A perception of time is unique to human beings among all creatures. While animals have been shown to react to the frequency with which events occur—it is instinctual, baked into their DNA. Humans alone recognize a distinction between future, present and past and it is only we who are consumed by its apparent reality. But what if time is a distortion of our senses, what if it isn’t real?
That is the thesis advanced by theoretical physicist Carlo Rovelli. In his book, The Order of Time, Rovelli suggests that neither the Newtonian notion of a metronomic clock governing our universe nor Einstein’s relativistic space/time continuum are wholly accurate depictions but rather simplifications based on illusions our minds have constructed. We try to make sense of what Rovelli describes as a network of events by ordering them into a sequential flow from past to present when in fact, he argues, they are not ordered as we experience them but random.
Rovelli demonstrates his thesis by examining our concepts of time in relation to physical reality using the mathematics and physics of Einstein, Newton, Planck and Schrodinger. For example, Rovelli points to Einstein’s concept of time as a fourth dimension that upends a sequential flow by observing that any two events occurring far apart may appear in one order when viewed from a particular vantage and in an opposite order viewed from another.
Bear with me here as we are venturing into the realm of quantum physics where established rules do not apply. Moving beyond Einsteinian physics, scientists have observed that as particles and intervals diminish in size, duration, and mass they no longer behave according to recognized principles.
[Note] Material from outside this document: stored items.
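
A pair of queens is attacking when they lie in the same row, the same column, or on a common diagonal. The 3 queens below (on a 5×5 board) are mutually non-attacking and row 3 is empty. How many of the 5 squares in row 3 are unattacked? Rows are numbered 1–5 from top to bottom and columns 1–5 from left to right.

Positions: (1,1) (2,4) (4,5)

(1,1) attacks row 3 at column 1 and diagonals 3.
(2,4) attacks row 3 at column 4 and diagonals 3, 5.
(4,5) attacks row 3 at column 5 and diagonals 4.
Attacked columns: {1, 3, 4, 5}. Safe: {2}.

1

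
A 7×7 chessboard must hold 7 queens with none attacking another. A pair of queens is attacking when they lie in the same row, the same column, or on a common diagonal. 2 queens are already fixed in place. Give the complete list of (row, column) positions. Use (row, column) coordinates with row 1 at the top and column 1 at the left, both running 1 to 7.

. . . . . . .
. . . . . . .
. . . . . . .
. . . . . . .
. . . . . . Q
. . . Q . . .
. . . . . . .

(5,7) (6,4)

(1,5) (2,2) (3,6) (4,3) (5,7) (6,4) (7,1)

Row 1: attacked by (5,7)→{3,7}; (6,4)→{4}. Safe: 1, 2, 5, 6. Place at column 5.
Row 2: attacked by (1,5)→{4,5,6}; (5,7)→{4,7}; (6,4)→{4}. Safe: 1, 2, 3. Place at column 2.
Row 3: attacked by (1,5)→{3,5,7}; (2,2)→{1,2,3}; (5,7)→{5,7}; (6,4)→{1,4,7}. Safe: 6. Place at column 6.
Row 4: attacked by (1,5)→{2,5}; (2,2)→{2,4}; (3,6)→{5,6,7}; (5,7)→{6,7}; (6,4)→{2,4,6}. Safe: 1, 3. Place at column 3.
Row 7: attacked by (1,5)→{5}; (2,2)→{2,7}; (3,6)→{2,6}; (4,3)→{3,6}; (5,7)→{5,7}; (6,4)→{3,4,5}. Safe: 1. Place at column 1.
Columns [5, 2, 6, 3, 7, 4, 1], r−c [-4, 0, -3, 1, -2, 2, 6], r+c [6, 4, 9, 7, 12, 10, 8] are all distinct, so no two queens attack.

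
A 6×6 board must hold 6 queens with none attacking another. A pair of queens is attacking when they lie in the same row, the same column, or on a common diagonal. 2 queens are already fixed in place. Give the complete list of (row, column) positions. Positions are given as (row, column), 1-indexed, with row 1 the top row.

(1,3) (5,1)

Row 2: attacked by (1,3)→{2,3,4}; (5,1)→{1,4}. Safe: 5, 6. Place at column 6.
Row 3: attacked by (1,3)→{1,3,5}; (2,6)→{5,6}; (5,1)→{1,3}. Safe: 2, 4. Place at column 2.
Row 4: attacked by (1,3)→{3,6}; (2,6)→{4,6}; (3,2)→{1,2,3}; (5,1)→{1,2}. Safe: 5. Place at column 5.
Row 6: attacked by (1,3)→{3}; (2,6)→{2,6}; (3,2)→{2,5}; (4,5)→{3,5}; (5,1)→{1,2}. Safe: 4. Place at column 4.
Columns [3, 6, 2, 5, 1, 4], r−c [-2, -4, 1, -1, 4, 2], r+c [4, 8, 5, 9, 6, 10] are all distinct, so no two queens attack.

(1,3) (2,6) (3,2) (4,5) (5,1) (6,4)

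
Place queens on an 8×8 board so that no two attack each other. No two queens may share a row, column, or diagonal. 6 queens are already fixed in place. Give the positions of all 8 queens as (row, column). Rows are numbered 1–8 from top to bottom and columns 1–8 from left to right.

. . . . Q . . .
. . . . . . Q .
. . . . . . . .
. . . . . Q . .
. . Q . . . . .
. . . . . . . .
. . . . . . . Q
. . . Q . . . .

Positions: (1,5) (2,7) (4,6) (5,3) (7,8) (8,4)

(1,5) (2,7) (3,2) (4,6) (5,3) (6,1) (7,8) (8,4)

Row 3: attacked by (1,5)→{3,5,7}; (2,7)→{6,7,8}; (4,6)→{5,6,7}; (5,3)→{1,3,5}; (7,8)→{4,8}; (8,4)→{4}. Safe: 2. Place at column 2.
Row 6: attacked by (1,5)→{5}; (2,7)→{3,7}; (3,2)→{2,5}; (4,6)→{4,6,8}; (5,3)→{2,3,4}; (7,8)→{7,8}; (8,4)→{2,4,6}. Safe: 1. Place at column 1.
Columns [5, 7, 2, 6, 3, 1, 8, 4], r−c [-4, -5, 1, -2, 2, 5, -1, 4], r+c [6, 9, 5, 10, 8, 7, 15, 12] are all distinct, so no two queens attack.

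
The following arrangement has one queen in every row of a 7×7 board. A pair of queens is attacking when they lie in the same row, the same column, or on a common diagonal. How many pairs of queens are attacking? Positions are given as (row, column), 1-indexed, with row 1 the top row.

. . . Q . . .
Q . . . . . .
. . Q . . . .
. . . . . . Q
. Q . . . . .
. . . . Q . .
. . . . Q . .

Same column: (6,5)–(7,5) (column 5).
Same diagonal: (1,4)–(4,7) (|1−4| = |4−7| = 3); (2,1)–(6,5) (|2−6| = |1−5| = 4); (4,7)–(6,5) (|4−6| = |7−5| = 2).
Total attacking pairs: 4.

4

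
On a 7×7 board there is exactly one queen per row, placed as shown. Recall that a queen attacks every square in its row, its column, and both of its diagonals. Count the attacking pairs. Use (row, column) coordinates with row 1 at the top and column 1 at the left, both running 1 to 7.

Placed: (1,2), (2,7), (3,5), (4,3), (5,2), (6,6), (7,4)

3

Same column: (1,2)–(5,2) (column 2).
Same diagonal: (4,3)–(5,2) (|4−5| = |3−2| = 1); (5,2)–(7,4) (|5−7| = |2−4| = 2).
Total attacking pairs: 3.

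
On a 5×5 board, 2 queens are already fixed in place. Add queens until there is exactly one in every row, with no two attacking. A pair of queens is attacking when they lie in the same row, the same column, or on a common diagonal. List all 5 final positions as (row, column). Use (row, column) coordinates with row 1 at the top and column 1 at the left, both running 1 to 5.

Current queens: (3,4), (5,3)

(1,5) (2,2) (3,4) (4,1) (5,3)

Row 1: attacked by (3,4)→{2,4}; (5,3)→{3}. Safe: 1, 5. Place at column 5.
Row 2: attacked by (1,5)→{4,5}; (3,4)→{3,4,5}; (5,3)→{3}. Safe: 1, 2. Place at column 2.
Row 4: attacked by (1,5)→{2,5}; (2,2)→{2,4}; (3,4)→{3,4,5}; (5,3)→{2,3,4}. Safe: 1. Place at column 1.
Columns [5, 2, 4, 1, 3], r−c [-4, 0, -1, 3, 2], r+c [6, 4, 7, 5, 8] are all distinct, so no two queens attack.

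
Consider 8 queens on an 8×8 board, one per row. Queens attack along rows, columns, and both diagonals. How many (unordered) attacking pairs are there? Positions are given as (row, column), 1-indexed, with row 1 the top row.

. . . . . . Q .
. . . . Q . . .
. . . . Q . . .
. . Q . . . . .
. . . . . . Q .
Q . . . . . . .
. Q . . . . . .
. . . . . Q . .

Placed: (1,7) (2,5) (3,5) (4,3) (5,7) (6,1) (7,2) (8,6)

Same column: (1,7)–(5,7) (column 7); (2,5)–(3,5) (column 5).
Same diagonal: (1,7)–(3,5) (|1−3| = |7−5| = 2); (2,5)–(4,3) (|2−4| = |5−3| = 2); (2,5)–(6,1) (|2−6| = |5−1| = 4); (3,5)–(5,7) (|3−5| = |5−7| = 2); (4,3)–(6,1) (|4−6| = |3−1| = 2); (6,1)–(7,2) (|6−7| = |1−2| = 1).
Total attacking pairs: 8.

8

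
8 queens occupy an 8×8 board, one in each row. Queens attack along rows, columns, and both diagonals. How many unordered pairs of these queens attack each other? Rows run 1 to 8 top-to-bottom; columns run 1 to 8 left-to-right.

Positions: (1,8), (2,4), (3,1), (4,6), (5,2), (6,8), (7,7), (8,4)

Same column: (1,8)–(6,8) (column 8); (2,4)–(8,4) (column 4).
Same diagonal: (2,4)–(4,6) (|2−4| = |4−6| = 2); (2,4)–(6,8) (|2−6| = |4−8| = 4); (4,6)–(6,8) (|4−6| = |6−8| = 2); (6,8)–(7,7) (|6−7| = |8−7| = 1).
Total attacking pairs: 6.

6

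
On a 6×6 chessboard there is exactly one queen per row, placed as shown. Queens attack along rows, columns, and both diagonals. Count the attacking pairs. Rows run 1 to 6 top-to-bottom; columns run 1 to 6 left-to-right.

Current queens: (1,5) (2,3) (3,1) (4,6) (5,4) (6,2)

All columns are distinct and no two queens satisfy |Δrow| = |Δcol|, so no pair attacks.

0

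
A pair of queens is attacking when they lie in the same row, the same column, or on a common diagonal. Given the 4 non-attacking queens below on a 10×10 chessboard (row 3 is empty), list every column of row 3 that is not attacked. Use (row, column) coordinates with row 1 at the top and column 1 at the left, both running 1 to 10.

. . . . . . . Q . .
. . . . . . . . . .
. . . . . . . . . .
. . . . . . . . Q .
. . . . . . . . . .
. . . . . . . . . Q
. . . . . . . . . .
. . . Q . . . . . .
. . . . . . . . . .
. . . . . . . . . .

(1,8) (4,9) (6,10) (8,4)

(1,8) attacks row 3 at column 8 and diagonals 6, 10.
(4,9) attacks row 3 at column 9 and diagonals 8, 10.
(6,10) attacks row 3 at column 10 and diagonals 7.
(8,4) attacks row 3 at column 4 and diagonals 9.
Attacked columns: {4, 6, 7, 8, 9, 10}. Safe: {1, 2, 3, 5}.

columns 1, 2, 3, 5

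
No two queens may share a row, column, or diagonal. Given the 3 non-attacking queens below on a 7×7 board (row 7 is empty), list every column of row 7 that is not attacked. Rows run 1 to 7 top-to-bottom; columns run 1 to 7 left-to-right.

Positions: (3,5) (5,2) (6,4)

columns 6, 7

(3,5) attacks row 7 at column 5 and diagonals 1.
(5,2) attacks row 7 at column 2 and diagonals 4.
(6,4) attacks row 7 at column 4 and diagonals 3, 5.
Attacked columns: {1, 2, 3, 4, 5}. Safe: {6, 7}.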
In the sub-atomic dimension objects can be in two places simultaneously, and actions affecting one instance may or may not have the same effect on the other.
Events, Rovelli advances, the way in which we describe an intersection of time and location where something may or may not occur are the real constituents of the universe, not particles or fields. Explaining the relationship between events requires a different understanding of physics. When we think of a storm, for example, we consider it a singular event when in fact it is a collection of discrete occurrences, a network of events. Traditional physics views the interaction of particles at a specific position in time and space as a causality when it is the interaction itself that defines both space and time.
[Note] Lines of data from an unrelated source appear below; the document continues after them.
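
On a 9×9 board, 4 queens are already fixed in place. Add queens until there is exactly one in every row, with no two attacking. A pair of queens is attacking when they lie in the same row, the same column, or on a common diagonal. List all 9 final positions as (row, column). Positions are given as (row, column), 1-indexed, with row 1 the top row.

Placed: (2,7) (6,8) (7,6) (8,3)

(1,5) (2,7) (3,9) (4,4) (5,2) (6,8) (7,6) (8,3) (9,1)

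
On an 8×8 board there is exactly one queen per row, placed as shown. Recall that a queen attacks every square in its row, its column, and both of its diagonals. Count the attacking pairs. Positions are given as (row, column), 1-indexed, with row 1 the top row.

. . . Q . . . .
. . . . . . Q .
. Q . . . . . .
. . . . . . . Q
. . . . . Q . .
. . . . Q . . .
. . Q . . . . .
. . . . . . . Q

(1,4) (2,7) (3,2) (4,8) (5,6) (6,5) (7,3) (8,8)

4

Same column: (4,8)–(8,8) (column 8).
Same diagonal: (1,4)–(3,2) (|1−3| = |4−2| = 2); (3,2)–(6,5) (|3−6| = |2−5| = 3); (5,6)–(6,5) (|5−6| = |6−5| = 1).
Total attacking pairs: 4.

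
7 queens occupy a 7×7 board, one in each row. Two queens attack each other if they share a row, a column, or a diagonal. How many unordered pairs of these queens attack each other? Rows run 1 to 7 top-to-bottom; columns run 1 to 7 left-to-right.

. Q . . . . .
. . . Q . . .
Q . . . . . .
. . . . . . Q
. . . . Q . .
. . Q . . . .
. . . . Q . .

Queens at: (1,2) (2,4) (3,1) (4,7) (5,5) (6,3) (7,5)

Same column: (5,5)–(7,5) (column 5).
Same diagonal: (3,1)–(7,5) (|3−7| = |1−5| = 4).
Total attacking pairs: 2.

2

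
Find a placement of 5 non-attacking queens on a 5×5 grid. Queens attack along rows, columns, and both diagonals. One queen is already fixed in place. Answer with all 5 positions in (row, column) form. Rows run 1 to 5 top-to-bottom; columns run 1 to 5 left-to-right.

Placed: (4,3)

(1,2) (2,4) (3,1) (4,3) (5,5)

Row 1: attacked by (4,3)→{3}. Safe: 1, 2, 4, 5. Place at column 2.
Row 2: attacked by (1,2)→{1,2,3}; (4,3)→{1,3,5}. Safe: 4. Place at column 4.
Row 3: attacked by (1,2)→{2,4}; (2,4)→{3,4,5}; (4,3)→{2,3,4}. Safe: 1. Place at column 1.
Row 5: attacked by (1,2)→{2}; (2,4)→{1,4}; (3,1)→{1,3}; (4,3)→{2,3,4}. Safe: 5. Place at column 5.
Columns [2, 4, 1, 3, 5], r−c [-1, -2, 2, 1, 0], r+c [3, 6, 4, 7, 10] are all distinct, so no two queens attack.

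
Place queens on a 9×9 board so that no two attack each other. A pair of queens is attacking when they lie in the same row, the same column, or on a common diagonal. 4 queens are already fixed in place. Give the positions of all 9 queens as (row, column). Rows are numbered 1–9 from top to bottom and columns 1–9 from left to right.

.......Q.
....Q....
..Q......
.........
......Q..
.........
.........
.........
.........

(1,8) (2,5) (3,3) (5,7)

Row 4: attacked by (1,8)→{5,8}; (2,5)→{3,5,7}; (3,3)→{2,3,4}; (5,7)→{6,7,8}. Safe: 1, 9. Place at column 9.
Row 6: attacked by (1,8)→{3,8}; (2,5)→{1,5,9}; (3,3)→{3,6}; (4,9)→{7,9}; (5,7)→{6,7,8}. Safe: 2, 4. Place at column 2.
Row 7: attacked by (1,8)→{2,8}; (2,5)→{5}; (3,3)→{3,7}; (4,9)→{6,9}; (5,7)→{5,7,9}; (6,2)→{1,2,3}. Safe: 4. Place at column 4.
Row 8: attacked by (1,8)→{1,8}; (2,5)→{5}; (3,3)→{3,8}; (4,9)→{5,9}; (5,7)→{4,7}; (6,2)→{2,4}; (7,4)→{3,4,5}. Safe: 6. Place at column 6.
Row 9: attacked by (1,8)→{8}; (2,5)→{5}; (3,3)→{3,9}; (4,9)→{4,9}; (5,7)→{3,7}; (6,2)→{2,5}; (7,4)→{2,4,6}; (8,6)→{5,6,7}. Safe: 1. Place at column 1.
Columns [8, 5, 3, 9, 7, 2, 4, 6, 1], r−c [-7, -3, 0, -5, -2, 4, 3, 2, 8], r+c [9, 7, 6, 13, 12, 8, 11, 14, 10] are all distinct, so no two queens attack.

(1,8) (2,5) (3,3) (4,9) (5,7) (6,2) (7,4) (8,6) (9,1)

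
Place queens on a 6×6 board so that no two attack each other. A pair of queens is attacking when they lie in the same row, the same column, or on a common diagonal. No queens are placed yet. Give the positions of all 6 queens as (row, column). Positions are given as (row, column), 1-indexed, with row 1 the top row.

Row 1: Safe: 1, 2, 3, 4, 5, 6. Place at column 2.
Row 2: attacked by (1,2)→{1,2,3}. Safe: 4, 5, 6. Place at column 4.
Row 3: attacked by (1,2)→{2,4}; (2,4)→{3,4,5}. Safe: 1, 6. Place at column 6.
Row 4: attacked by (1,2)→{2,5}; (2,4)→{2,4,6}; (3,6)→{5,6}. Safe: 1, 3. Place at column 1.
Row 5: attacked by (1,2)→{2,6}; (2,4)→{1,4}; (3,6)→{4,6}; (4,1)→{1,2}. Safe: 3, 5. Place at column 3.
Row 6: attacked by (1,2)→{2}; (2,4)→{4}; (3,6)→{3,6}; (4,1)→{1,3}; (5,3)→{2,3,4}. Safe: 5. Place at column 5.
Columns [2, 4, 6, 1, 3, 5], r−c [-1, -2, -3, 3, 2, 1], r+c [3, 6, 9, 5, 8, 11] are all distinct, so no two queens attack.

(1,2) (2,4) (3,6) (4,1) (5,3) (6,5)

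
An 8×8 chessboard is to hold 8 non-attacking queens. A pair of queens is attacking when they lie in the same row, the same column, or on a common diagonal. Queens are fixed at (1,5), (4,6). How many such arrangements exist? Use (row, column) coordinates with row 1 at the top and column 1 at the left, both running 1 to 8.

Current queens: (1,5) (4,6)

Branch on row 2: col 1 → 2; col 2 → 1; col 3 → 1; col 7 → 2.
Sum: 2 + 1 + 1 + 2 = 6.

6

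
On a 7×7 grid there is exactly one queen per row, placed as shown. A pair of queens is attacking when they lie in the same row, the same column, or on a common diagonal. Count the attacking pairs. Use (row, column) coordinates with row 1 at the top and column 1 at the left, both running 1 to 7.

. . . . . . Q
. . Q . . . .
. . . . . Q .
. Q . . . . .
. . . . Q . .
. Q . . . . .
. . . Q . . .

Same column: (4,2)–(6,2) (column 2).
Same diagonal: (1,7)–(6,2) (|1−6| = |7−2| = 5).
Total attacking pairs: 2.

2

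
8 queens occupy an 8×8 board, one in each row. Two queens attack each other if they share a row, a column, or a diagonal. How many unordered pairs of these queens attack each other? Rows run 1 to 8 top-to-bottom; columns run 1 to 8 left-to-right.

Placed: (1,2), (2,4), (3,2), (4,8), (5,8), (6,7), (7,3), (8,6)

4

Same column: (1,2)–(3,2) (column 2); (4,8)–(5,8) (column 8).
Same diagonal: (1,2)–(6,7) (|1−6| = |2−7| = 5); (5,8)–(6,7) (|5−6| = |8−7| = 1).
Total attacking pairs: 4.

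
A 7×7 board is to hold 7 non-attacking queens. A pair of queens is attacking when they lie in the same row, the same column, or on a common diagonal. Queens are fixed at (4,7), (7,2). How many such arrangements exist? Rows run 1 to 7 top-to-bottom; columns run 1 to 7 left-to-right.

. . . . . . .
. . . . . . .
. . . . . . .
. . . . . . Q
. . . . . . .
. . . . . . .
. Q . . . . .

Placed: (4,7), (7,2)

2

Branch on row 1: col 1 → 0; col 3 → 0; col 5 → 1; col 6 → 1.
Sum: 0 + 0 + 1 + 1 = 2.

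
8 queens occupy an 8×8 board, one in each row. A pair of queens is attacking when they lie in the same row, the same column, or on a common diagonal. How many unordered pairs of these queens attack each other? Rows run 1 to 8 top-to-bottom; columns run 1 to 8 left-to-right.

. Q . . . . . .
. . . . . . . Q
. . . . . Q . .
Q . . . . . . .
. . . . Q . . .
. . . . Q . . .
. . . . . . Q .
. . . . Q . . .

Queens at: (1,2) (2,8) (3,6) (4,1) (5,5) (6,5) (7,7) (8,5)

Same column: (5,5)–(6,5) (column 5); (5,5)–(8,5) (column 5); (6,5)–(8,5) (column 5).
Same diagonal: (2,8)–(5,5) (|2−5| = |8−5| = 3); (4,1)–(8,5) (|4−8| = |1−5| = 4); (5,5)–(7,7) (|5−7| = |5−7| = 2).
Total attacking pairs: 6.

6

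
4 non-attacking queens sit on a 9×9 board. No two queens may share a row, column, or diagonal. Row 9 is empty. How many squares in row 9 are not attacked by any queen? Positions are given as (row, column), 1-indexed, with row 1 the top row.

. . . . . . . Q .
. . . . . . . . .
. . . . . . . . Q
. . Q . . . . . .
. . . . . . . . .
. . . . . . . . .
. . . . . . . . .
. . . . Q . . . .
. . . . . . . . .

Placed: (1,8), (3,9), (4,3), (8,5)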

If we cannot be certain of either time or space—that is, if particles can exist in more than a single location simultaneously as quantum physics experiments demonstrate, than our sense of an organized universe governed by certainty about the positions and speeds of all matter unravels. Lacking this framework our understanding of time is shattered. Entropy, which you will recall from a recent post by that name, no longer exists, and our sense of decay into disorder is backwards. Moving forward in time as we think of it is in fact moving away; from ignorance, from the unknown, toward understanding, from disorder into a different grasp of order.
So, what does this mean to us mere mortals? Ultimately time is the measure we apply to that period of existence we occupy; the interval between consciousness we call birth, and its apparent loss, what the living call death. In his poem, Days, the poet Phillip Larkin eloquently described it:
What are days for?
Days are where we live.
They come, they wake us
Time and time over.
They are to be happy in:
Where can we live but days?
Ah, solving that question
Brings the priest and the doctor
In their long coats
Running over the fields.
Is time something which we are running out of, or have we got it wrong? Perhaps it is just as well we do not know.